Ici, à Ottawa-Gatineau, on se sent plus près de la politique que de la mer. Aussi, si nous sommes en désaccord avec la politique environnementale de nos gouvernements, nous pouvons exprimer notre opinion et la faire valoir quand le moment de voter se présentera.

Nous pouvons aussi modifier nos habitudes de consommation en vue de protéger les océans, par exemple en demandant la source et la durabilité des produits de la mer. Acheter des aliments ou des articles produits localement contribue à réduire la pollution atmosphérique liée au transport et permet d’éviter que des substances chimiques nocives ne finissent dans la mer.
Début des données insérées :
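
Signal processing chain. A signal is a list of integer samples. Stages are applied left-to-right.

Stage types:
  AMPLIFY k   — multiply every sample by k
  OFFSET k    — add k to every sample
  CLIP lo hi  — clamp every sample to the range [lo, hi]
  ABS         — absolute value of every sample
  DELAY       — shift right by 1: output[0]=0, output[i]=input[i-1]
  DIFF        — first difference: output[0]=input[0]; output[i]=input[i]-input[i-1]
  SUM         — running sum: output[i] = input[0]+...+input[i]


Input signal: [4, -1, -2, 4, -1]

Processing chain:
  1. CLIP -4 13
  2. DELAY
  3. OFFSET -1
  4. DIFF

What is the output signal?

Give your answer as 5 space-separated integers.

Input: [4, -1, -2, 4, -1]
Stage 1 (CLIP -4 13): clip(4,-4,13)=4, clip(-1,-4,13)=-1, clip(-2,-4,13)=-2, clip(4,-4,13)=4, clip(-1,-4,13)=-1 -> [4, -1, -2, 4, -1]
Stage 2 (DELAY): [0, 4, -1, -2, 4] = [0, 4, -1, -2, 4] -> [0, 4, -1, -2, 4]
Stage 3 (OFFSET -1): 0+-1=-1, 4+-1=3, -1+-1=-2, -2+-1=-3, 4+-1=3 -> [-1, 3, -2, -3, 3]
Stage 4 (DIFF): s[0]=-1, 3--1=4, -2-3=-5, -3--2=-1, 3--3=6 -> [-1, 4, -5, -1, 6]

Answer: -1 4 -5 -1 6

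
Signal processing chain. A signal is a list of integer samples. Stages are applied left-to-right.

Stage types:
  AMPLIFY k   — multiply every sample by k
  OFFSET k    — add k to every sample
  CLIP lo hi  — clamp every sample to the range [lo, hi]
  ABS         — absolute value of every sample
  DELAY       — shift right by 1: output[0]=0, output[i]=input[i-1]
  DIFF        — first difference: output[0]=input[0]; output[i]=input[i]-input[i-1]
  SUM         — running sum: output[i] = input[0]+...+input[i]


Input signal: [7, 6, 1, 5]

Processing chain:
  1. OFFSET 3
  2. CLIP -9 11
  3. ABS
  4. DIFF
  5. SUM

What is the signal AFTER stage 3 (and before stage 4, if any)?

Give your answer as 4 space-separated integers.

Answer: 10 9 4 8

Derivation:
Input: [7, 6, 1, 5]
Stage 1 (OFFSET 3): 7+3=10, 6+3=9, 1+3=4, 5+3=8 -> [10, 9, 4, 8]
Stage 2 (CLIP -9 11): clip(10,-9,11)=10, clip(9,-9,11)=9, clip(4,-9,11)=4, clip(8,-9,11)=8 -> [10, 9, 4, 8]
Stage 3 (ABS): |10|=10, |9|=9, |4|=4, |8|=8 -> [10, 9, 4, 8]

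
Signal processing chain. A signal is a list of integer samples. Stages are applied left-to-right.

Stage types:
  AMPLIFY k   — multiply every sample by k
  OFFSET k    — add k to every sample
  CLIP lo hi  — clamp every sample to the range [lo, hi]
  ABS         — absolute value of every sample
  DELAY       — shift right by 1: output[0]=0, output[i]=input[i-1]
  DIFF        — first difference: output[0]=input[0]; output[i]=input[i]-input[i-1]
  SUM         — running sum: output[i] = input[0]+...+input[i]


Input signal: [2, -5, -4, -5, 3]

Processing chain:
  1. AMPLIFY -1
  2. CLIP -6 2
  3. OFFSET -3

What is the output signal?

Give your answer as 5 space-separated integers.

Answer: -5 -1 -1 -1 -6

Derivation:
Input: [2, -5, -4, -5, 3]
Stage 1 (AMPLIFY -1): 2*-1=-2, -5*-1=5, -4*-1=4, -5*-1=5, 3*-1=-3 -> [-2, 5, 4, 5, -3]
Stage 2 (CLIP -6 2): clip(-2,-6,2)=-2, clip(5,-6,2)=2, clip(4,-6,2)=2, clip(5,-6,2)=2, clip(-3,-6,2)=-3 -> [-2, 2, 2, 2, -3]
Stage 3 (OFFSET -3): -2+-3=-5, 2+-3=-1, 2+-3=-1, 2+-3=-1, -3+-3=-6 -> [-5, -1, -1, -1, -6]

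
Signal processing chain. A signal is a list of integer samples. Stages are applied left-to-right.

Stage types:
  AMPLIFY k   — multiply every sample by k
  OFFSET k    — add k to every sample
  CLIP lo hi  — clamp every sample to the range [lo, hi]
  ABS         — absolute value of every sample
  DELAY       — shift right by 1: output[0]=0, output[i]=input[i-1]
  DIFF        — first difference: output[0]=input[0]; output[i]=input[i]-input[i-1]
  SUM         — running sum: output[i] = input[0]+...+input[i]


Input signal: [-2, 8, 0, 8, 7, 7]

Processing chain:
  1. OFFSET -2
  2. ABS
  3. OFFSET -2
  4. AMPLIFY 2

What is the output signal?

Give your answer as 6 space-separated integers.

Answer: 4 8 0 8 6 6

Derivation:
Input: [-2, 8, 0, 8, 7, 7]
Stage 1 (OFFSET -2): -2+-2=-4, 8+-2=6, 0+-2=-2, 8+-2=6, 7+-2=5, 7+-2=5 -> [-4, 6, -2, 6, 5, 5]
Stage 2 (ABS): |-4|=4, |6|=6, |-2|=2, |6|=6, |5|=5, |5|=5 -> [4, 6, 2, 6, 5, 5]
Stage 3 (OFFSET -2): 4+-2=2, 6+-2=4, 2+-2=0, 6+-2=4, 5+-2=3, 5+-2=3 -> [2, 4, 0, 4, 3, 3]
Stage 4 (AMPLIFY 2): 2*2=4, 4*2=8, 0*2=0, 4*2=8, 3*2=6, 3*2=6 -> [4, 8, 0, 8, 6, 6]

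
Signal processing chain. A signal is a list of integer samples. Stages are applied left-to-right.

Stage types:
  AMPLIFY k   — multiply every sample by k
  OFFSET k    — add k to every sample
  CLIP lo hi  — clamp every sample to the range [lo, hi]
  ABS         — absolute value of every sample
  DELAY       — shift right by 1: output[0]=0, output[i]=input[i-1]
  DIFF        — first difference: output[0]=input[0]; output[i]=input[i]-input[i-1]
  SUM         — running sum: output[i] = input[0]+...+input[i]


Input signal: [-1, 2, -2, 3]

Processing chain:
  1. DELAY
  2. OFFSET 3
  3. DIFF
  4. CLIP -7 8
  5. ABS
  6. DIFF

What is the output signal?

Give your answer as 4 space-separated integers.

Answer: 3 -2 2 1

Derivation:
Input: [-1, 2, -2, 3]
Stage 1 (DELAY): [0, -1, 2, -2] = [0, -1, 2, -2] -> [0, -1, 2, -2]
Stage 2 (OFFSET 3): 0+3=3, -1+3=2, 2+3=5, -2+3=1 -> [3, 2, 5, 1]
Stage 3 (DIFF): s[0]=3, 2-3=-1, 5-2=3, 1-5=-4 -> [3, -1, 3, -4]
Stage 4 (CLIP -7 8): clip(3,-7,8)=3, clip(-1,-7,8)=-1, clip(3,-7,8)=3, clip(-4,-7,8)=-4 -> [3, -1, 3, -4]
Stage 5 (ABS): |3|=3, |-1|=1, |3|=3, |-4|=4 -> [3, 1, 3, 4]
Stage 6 (DIFF): s[0]=3, 1-3=-2, 3-1=2, 4-3=1 -> [3, -2, 2, 1]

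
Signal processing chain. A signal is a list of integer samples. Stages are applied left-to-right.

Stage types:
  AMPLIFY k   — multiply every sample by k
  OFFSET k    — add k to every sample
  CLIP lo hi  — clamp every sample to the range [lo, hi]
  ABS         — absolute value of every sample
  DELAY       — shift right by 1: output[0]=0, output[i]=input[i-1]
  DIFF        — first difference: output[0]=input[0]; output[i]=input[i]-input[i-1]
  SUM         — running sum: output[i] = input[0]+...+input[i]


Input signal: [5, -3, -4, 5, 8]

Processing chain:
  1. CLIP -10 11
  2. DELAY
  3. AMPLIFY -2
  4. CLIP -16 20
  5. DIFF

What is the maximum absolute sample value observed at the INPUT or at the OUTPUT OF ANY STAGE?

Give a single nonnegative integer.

Answer: 18

Derivation:
Input: [5, -3, -4, 5, 8] (max |s|=8)
Stage 1 (CLIP -10 11): clip(5,-10,11)=5, clip(-3,-10,11)=-3, clip(-4,-10,11)=-4, clip(5,-10,11)=5, clip(8,-10,11)=8 -> [5, -3, -4, 5, 8] (max |s|=8)
Stage 2 (DELAY): [0, 5, -3, -4, 5] = [0, 5, -3, -4, 5] -> [0, 5, -3, -4, 5] (max |s|=5)
Stage 3 (AMPLIFY -2): 0*-2=0, 5*-2=-10, -3*-2=6, -4*-2=8, 5*-2=-10 -> [0, -10, 6, 8, -10] (max |s|=10)
Stage 4 (CLIP -16 20): clip(0,-16,20)=0, clip(-10,-16,20)=-10, clip(6,-16,20)=6, clip(8,-16,20)=8, clip(-10,-16,20)=-10 -> [0, -10, 6, 8, -10] (max |s|=10)
Stage 5 (DIFF): s[0]=0, -10-0=-10, 6--10=16, 8-6=2, -10-8=-18 -> [0, -10, 16, 2, -18] (max |s|=18)
Overall max amplitude: 18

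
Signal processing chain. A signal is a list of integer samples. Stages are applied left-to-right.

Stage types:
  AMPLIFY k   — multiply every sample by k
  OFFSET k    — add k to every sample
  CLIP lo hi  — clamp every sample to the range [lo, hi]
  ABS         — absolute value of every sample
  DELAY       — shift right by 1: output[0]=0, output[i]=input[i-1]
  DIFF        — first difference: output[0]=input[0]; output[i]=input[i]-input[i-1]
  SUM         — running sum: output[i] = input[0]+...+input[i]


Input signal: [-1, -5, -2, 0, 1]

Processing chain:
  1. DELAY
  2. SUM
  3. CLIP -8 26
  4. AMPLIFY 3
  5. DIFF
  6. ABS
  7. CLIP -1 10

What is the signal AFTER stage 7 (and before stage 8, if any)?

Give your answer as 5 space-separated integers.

Answer: 0 3 10 6 0

Derivation:
Input: [-1, -5, -2, 0, 1]
Stage 1 (DELAY): [0, -1, -5, -2, 0] = [0, -1, -5, -2, 0] -> [0, -1, -5, -2, 0]
Stage 2 (SUM): sum[0..0]=0, sum[0..1]=-1, sum[0..2]=-6, sum[0..3]=-8, sum[0..4]=-8 -> [0, -1, -6, -8, -8]
Stage 3 (CLIP -8 26): clip(0,-8,26)=0, clip(-1,-8,26)=-1, clip(-6,-8,26)=-6, clip(-8,-8,26)=-8, clip(-8,-8,26)=-8 -> [0, -1, -6, -8, -8]
Stage 4 (AMPLIFY 3): 0*3=0, -1*3=-3, -6*3=-18, -8*3=-24, -8*3=-24 -> [0, -3, -18, -24, -24]
Stage 5 (DIFF): s[0]=0, -3-0=-3, -18--3=-15, -24--18=-6, -24--24=0 -> [0, -3, -15, -6, 0]
Stage 6 (ABS): |0|=0, |-3|=3, |-15|=15, |-6|=6, |0|=0 -> [0, 3, 15, 6, 0]
Stage 7 (CLIP -1 10): clip(0,-1,10)=0, clip(3,-1,10)=3, clip(15,-1,10)=10, clip(6,-1,10)=6, clip(0,-1,10)=0 -> [0, 3, 10, 6, 0]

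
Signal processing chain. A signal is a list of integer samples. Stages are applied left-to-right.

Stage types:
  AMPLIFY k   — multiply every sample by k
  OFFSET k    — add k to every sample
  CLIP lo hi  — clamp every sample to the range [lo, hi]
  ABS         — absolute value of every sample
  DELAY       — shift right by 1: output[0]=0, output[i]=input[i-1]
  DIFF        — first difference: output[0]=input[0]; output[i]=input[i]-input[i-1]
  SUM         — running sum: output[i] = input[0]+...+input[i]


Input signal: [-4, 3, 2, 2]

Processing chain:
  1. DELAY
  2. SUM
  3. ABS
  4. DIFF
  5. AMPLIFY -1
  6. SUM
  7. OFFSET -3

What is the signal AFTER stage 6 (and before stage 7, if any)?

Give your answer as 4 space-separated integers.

Input: [-4, 3, 2, 2]
Stage 1 (DELAY): [0, -4, 3, 2] = [0, -4, 3, 2] -> [0, -4, 3, 2]
Stage 2 (SUM): sum[0..0]=0, sum[0..1]=-4, sum[0..2]=-1, sum[0..3]=1 -> [0, -4, -1, 1]
Stage 3 (ABS): |0|=0, |-4|=4, |-1|=1, |1|=1 -> [0, 4, 1, 1]
Stage 4 (DIFF): s[0]=0, 4-0=4, 1-4=-3, 1-1=0 -> [0, 4, -3, 0]
Stage 5 (AMPLIFY -1): 0*-1=0, 4*-1=-4, -3*-1=3, 0*-1=0 -> [0, -4, 3, 0]
Stage 6 (SUM): sum[0..0]=0, sum[0..1]=-4, sum[0..2]=-1, sum[0..3]=-1 -> [0, -4, -1, -1]

Answer: 0 -4 -1 -1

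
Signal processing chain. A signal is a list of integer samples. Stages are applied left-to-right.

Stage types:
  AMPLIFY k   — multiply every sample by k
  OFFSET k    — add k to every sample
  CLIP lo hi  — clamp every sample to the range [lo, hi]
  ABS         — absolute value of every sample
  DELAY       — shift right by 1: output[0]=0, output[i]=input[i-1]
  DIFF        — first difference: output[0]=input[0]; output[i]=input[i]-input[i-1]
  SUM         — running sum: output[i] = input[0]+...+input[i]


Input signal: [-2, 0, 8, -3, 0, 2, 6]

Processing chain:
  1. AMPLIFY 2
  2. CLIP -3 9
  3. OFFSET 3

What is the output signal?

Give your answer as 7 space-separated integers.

Input: [-2, 0, 8, -3, 0, 2, 6]
Stage 1 (AMPLIFY 2): -2*2=-4, 0*2=0, 8*2=16, -3*2=-6, 0*2=0, 2*2=4, 6*2=12 -> [-4, 0, 16, -6, 0, 4, 12]
Stage 2 (CLIP -3 9): clip(-4,-3,9)=-3, clip(0,-3,9)=0, clip(16,-3,9)=9, clip(-6,-3,9)=-3, clip(0,-3,9)=0, clip(4,-3,9)=4, clip(12,-3,9)=9 -> [-3, 0, 9, -3, 0, 4, 9]
Stage 3 (OFFSET 3): -3+3=0, 0+3=3, 9+3=12, -3+3=0, 0+3=3, 4+3=7, 9+3=12 -> [0, 3, 12, 0, 3, 7, 12]

Answer: 0 3 12 0 3 7 12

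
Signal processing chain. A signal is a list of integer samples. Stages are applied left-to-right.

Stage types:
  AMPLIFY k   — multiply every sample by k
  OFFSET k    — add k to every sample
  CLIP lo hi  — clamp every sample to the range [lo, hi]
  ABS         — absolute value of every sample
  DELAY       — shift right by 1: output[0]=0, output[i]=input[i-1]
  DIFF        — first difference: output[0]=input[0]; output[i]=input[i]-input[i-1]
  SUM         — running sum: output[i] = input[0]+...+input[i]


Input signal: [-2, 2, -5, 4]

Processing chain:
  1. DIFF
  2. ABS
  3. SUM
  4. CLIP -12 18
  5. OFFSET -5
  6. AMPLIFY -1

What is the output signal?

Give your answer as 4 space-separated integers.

Answer: 3 -1 -8 -13

Derivation:
Input: [-2, 2, -5, 4]
Stage 1 (DIFF): s[0]=-2, 2--2=4, -5-2=-7, 4--5=9 -> [-2, 4, -7, 9]
Stage 2 (ABS): |-2|=2, |4|=4, |-7|=7, |9|=9 -> [2, 4, 7, 9]
Stage 3 (SUM): sum[0..0]=2, sum[0..1]=6, sum[0..2]=13, sum[0..3]=22 -> [2, 6, 13, 22]
Stage 4 (CLIP -12 18): clip(2,-12,18)=2, clip(6,-12,18)=6, clip(13,-12,18)=13, clip(22,-12,18)=18 -> [2, 6, 13, 18]
Stage 5 (OFFSET -5): 2+-5=-3, 6+-5=1, 13+-5=8, 18+-5=13 -> [-3, 1, 8, 13]
Stage 6 (AMPLIFY -1): -3*-1=3, 1*-1=-1, 8*-1=-8, 13*-1=-13 -> [3, -1, -8, -13]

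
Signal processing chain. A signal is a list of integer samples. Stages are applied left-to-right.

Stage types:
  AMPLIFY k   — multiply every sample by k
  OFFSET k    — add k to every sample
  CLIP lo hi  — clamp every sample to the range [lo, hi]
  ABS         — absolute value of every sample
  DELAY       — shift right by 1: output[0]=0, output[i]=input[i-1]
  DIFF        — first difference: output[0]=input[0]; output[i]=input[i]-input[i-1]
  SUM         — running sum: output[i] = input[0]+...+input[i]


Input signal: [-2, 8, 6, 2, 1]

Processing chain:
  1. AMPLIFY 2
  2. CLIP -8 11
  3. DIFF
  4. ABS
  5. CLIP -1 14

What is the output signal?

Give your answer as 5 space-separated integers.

Answer: 4 14 0 7 2

Derivation:
Input: [-2, 8, 6, 2, 1]
Stage 1 (AMPLIFY 2): -2*2=-4, 8*2=16, 6*2=12, 2*2=4, 1*2=2 -> [-4, 16, 12, 4, 2]
Stage 2 (CLIP -8 11): clip(-4,-8,11)=-4, clip(16,-8,11)=11, clip(12,-8,11)=11, clip(4,-8,11)=4, clip(2,-8,11)=2 -> [-4, 11, 11, 4, 2]
Stage 3 (DIFF): s[0]=-4, 11--4=15, 11-11=0, 4-11=-7, 2-4=-2 -> [-4, 15, 0, -7, -2]
Stage 4 (ABS): |-4|=4, |15|=15, |0|=0, |-7|=7, |-2|=2 -> [4, 15, 0, 7, 2]
Stage 5 (CLIP -1 14): clip(4,-1,14)=4, clip(15,-1,14)=14, clip(0,-1,14)=0, clip(7,-1,14)=7, clip(2,-1,14)=2 -> [4, 14, 0, 7, 2]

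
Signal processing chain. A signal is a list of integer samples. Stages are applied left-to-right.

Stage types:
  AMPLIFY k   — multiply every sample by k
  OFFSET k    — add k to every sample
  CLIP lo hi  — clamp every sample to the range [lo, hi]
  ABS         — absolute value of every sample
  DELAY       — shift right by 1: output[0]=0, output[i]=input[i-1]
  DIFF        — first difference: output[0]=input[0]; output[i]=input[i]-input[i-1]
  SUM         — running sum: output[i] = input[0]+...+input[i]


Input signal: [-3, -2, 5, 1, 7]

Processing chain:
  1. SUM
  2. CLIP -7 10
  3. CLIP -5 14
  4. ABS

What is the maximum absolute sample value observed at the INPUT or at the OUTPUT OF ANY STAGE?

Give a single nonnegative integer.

Answer: 8

Derivation:
Input: [-3, -2, 5, 1, 7] (max |s|=7)
Stage 1 (SUM): sum[0..0]=-3, sum[0..1]=-5, sum[0..2]=0, sum[0..3]=1, sum[0..4]=8 -> [-3, -5, 0, 1, 8] (max |s|=8)
Stage 2 (CLIP -7 10): clip(-3,-7,10)=-3, clip(-5,-7,10)=-5, clip(0,-7,10)=0, clip(1,-7,10)=1, clip(8,-7,10)=8 -> [-3, -5, 0, 1, 8] (max |s|=8)
Stage 3 (CLIP -5 14): clip(-3,-5,14)=-3, clip(-5,-5,14)=-5, clip(0,-5,14)=0, clip(1,-5,14)=1, clip(8,-5,14)=8 -> [-3, -5, 0, 1, 8] (max |s|=8)
Stage 4 (ABS): |-3|=3, |-5|=5, |0|=0, |1|=1, |8|=8 -> [3, 5, 0, 1, 8] (max |s|=8)
Overall max amplitude: 8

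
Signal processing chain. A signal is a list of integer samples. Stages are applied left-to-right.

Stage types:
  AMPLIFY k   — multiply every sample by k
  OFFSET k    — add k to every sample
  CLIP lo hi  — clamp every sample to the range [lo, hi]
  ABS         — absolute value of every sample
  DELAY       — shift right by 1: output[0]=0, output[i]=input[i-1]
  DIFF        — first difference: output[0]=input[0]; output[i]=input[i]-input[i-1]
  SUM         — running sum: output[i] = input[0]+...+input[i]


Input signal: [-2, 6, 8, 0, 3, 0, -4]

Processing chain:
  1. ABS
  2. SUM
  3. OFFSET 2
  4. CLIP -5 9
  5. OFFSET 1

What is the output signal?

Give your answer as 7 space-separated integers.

Input: [-2, 6, 8, 0, 3, 0, -4]
Stage 1 (ABS): |-2|=2, |6|=6, |8|=8, |0|=0, |3|=3, |0|=0, |-4|=4 -> [2, 6, 8, 0, 3, 0, 4]
Stage 2 (SUM): sum[0..0]=2, sum[0..1]=8, sum[0..2]=16, sum[0..3]=16, sum[0..4]=19, sum[0..5]=19, sum[0..6]=23 -> [2, 8, 16, 16, 19, 19, 23]
Stage 3 (OFFSET 2): 2+2=4, 8+2=10, 16+2=18, 16+2=18, 19+2=21, 19+2=21, 23+2=25 -> [4, 10, 18, 18, 21, 21, 25]
Stage 4 (CLIP -5 9): clip(4,-5,9)=4, clip(10,-5,9)=9, clip(18,-5,9)=9, clip(18,-5,9)=9, clip(21,-5,9)=9, clip(21,-5,9)=9, clip(25,-5,9)=9 -> [4, 9, 9, 9, 9, 9, 9]
Stage 5 (OFFSET 1): 4+1=5, 9+1=10, 9+1=10, 9+1=10, 9+1=10, 9+1=10, 9+1=10 -> [5, 10, 10, 10, 10, 10, 10]

Answer: 5 10 10 10 10 10 10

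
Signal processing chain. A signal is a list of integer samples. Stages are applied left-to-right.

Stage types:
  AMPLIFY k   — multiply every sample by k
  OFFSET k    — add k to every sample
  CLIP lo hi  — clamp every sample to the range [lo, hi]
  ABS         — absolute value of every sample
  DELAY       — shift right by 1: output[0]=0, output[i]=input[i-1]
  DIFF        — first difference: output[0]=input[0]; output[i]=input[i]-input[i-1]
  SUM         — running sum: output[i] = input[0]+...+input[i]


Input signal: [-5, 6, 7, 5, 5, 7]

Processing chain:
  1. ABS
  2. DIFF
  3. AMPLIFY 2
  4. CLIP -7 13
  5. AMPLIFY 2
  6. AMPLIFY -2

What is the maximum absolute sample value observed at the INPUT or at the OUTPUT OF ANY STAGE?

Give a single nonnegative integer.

Answer: 40

Derivation:
Input: [-5, 6, 7, 5, 5, 7] (max |s|=7)
Stage 1 (ABS): |-5|=5, |6|=6, |7|=7, |5|=5, |5|=5, |7|=7 -> [5, 6, 7, 5, 5, 7] (max |s|=7)
Stage 2 (DIFF): s[0]=5, 6-5=1, 7-6=1, 5-7=-2, 5-5=0, 7-5=2 -> [5, 1, 1, -2, 0, 2] (max |s|=5)
Stage 3 (AMPLIFY 2): 5*2=10, 1*2=2, 1*2=2, -2*2=-4, 0*2=0, 2*2=4 -> [10, 2, 2, -4, 0, 4] (max |s|=10)
Stage 4 (CLIP -7 13): clip(10,-7,13)=10, clip(2,-7,13)=2, clip(2,-7,13)=2, clip(-4,-7,13)=-4, clip(0,-7,13)=0, clip(4,-7,13)=4 -> [10, 2, 2, -4, 0, 4] (max |s|=10)
Stage 5 (AMPLIFY 2): 10*2=20, 2*2=4, 2*2=4, -4*2=-8, 0*2=0, 4*2=8 -> [20, 4, 4, -8, 0, 8] (max |s|=20)
Stage 6 (AMPLIFY -2): 20*-2=-40, 4*-2=-8, 4*-2=-8, -8*-2=16, 0*-2=0, 8*-2=-16 -> [-40, -8, -8, 16, 0, -16] (max |s|=40)
Overall max amplitude: 40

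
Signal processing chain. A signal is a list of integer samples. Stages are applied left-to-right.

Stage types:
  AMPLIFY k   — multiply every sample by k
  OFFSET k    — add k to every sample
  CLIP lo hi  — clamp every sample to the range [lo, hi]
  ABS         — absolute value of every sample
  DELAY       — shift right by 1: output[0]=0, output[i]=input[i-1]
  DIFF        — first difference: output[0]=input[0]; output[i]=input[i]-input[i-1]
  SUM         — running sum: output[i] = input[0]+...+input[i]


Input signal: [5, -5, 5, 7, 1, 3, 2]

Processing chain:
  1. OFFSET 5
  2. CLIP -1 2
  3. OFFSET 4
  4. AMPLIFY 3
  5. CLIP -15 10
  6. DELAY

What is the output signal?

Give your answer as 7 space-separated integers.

Answer: 0 10 10 10 10 10 10

Derivation:
Input: [5, -5, 5, 7, 1, 3, 2]
Stage 1 (OFFSET 5): 5+5=10, -5+5=0, 5+5=10, 7+5=12, 1+5=6, 3+5=8, 2+5=7 -> [10, 0, 10, 12, 6, 8, 7]
Stage 2 (CLIP -1 2): clip(10,-1,2)=2, clip(0,-1,2)=0, clip(10,-1,2)=2, clip(12,-1,2)=2, clip(6,-1,2)=2, clip(8,-1,2)=2, clip(7,-1,2)=2 -> [2, 0, 2, 2, 2, 2, 2]
Stage 3 (OFFSET 4): 2+4=6, 0+4=4, 2+4=6, 2+4=6, 2+4=6, 2+4=6, 2+4=6 -> [6, 4, 6, 6, 6, 6, 6]
Stage 4 (AMPLIFY 3): 6*3=18, 4*3=12, 6*3=18, 6*3=18, 6*3=18, 6*3=18, 6*3=18 -> [18, 12, 18, 18, 18, 18, 18]
Stage 5 (CLIP -15 10): clip(18,-15,10)=10, clip(12,-15,10)=10, clip(18,-15,10)=10, clip(18,-15,10)=10, clip(18,-15,10)=10, clip(18,-15,10)=10, clip(18,-15,10)=10 -> [10, 10, 10, 10, 10, 10, 10]
Stage 6 (DELAY): [0, 10, 10, 10, 10, 10, 10] = [0, 10, 10, 10, 10, 10, 10] -> [0, 10, 10, 10, 10, 10, 10]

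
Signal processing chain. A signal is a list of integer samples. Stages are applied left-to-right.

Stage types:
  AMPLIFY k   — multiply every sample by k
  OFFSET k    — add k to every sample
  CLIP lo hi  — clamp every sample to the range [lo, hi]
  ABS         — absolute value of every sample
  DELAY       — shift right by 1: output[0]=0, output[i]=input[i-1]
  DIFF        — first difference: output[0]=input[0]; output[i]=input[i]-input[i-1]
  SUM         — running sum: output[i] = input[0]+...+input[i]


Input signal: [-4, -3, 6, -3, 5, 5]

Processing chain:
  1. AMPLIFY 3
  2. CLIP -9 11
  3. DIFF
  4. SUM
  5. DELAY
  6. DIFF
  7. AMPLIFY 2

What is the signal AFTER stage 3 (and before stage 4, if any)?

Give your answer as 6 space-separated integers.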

Aussi, je suis optimiste et j’espère transmettre cet espoir à ceux qui considèrent que la sauvegarde des océans est une cause perdue. Mais je demeure réaliste. Comme beaucoup de participants, je suis consciente qu’aucune solution, ou combinaison de solutions, n’est en mesure de sauver complètement nos océans.

On peut toutefois sensibiliser notre entourage à l’importance des océans, modifier nos habitudes de vie et soutenir de meilleures politiques et pratiques en matière d’environnement pour faire progresser la cause. Comme un participant le soulignait : « Il y a un espoir de changement mais le moteur du changement demeure en nos mains. »

Poursuivre la discussion

Nous convions toutes les personnes intéressées à poursuivre cette discussion sur la protection des océans à donner leur avis dans la section prévue à cet effet. N’hésitez pas à commenter toute question soulevée pendant le Café scientifique. Nous vous encourageons à afficher d’autres ressources ou liens utiles sur le sujet.

Questions à approfondir

  • La disparition progressive ou l’extinction des grands animaux qui forment le sommet de la chaîne alimentaire marine, fait davantage vibrer les cœurs sensibles que la disparition des phytoplanctons microscopiques et autres créatures qui sont à la base. Par conséquent, comment pouvons-nous inciter les gens à respecter le rôle vital joué par ces organismes minuscules dans la biodiversité globale et la santé de nos océans?
  • Est-il possible de convaincre les gens de changer leur attitude en matière de plastique?
  • Comment les citoyens pourraient-ils ou devraient-ils contribuer à la protection des habitats marins sensibles des activités et de l’impact des humains?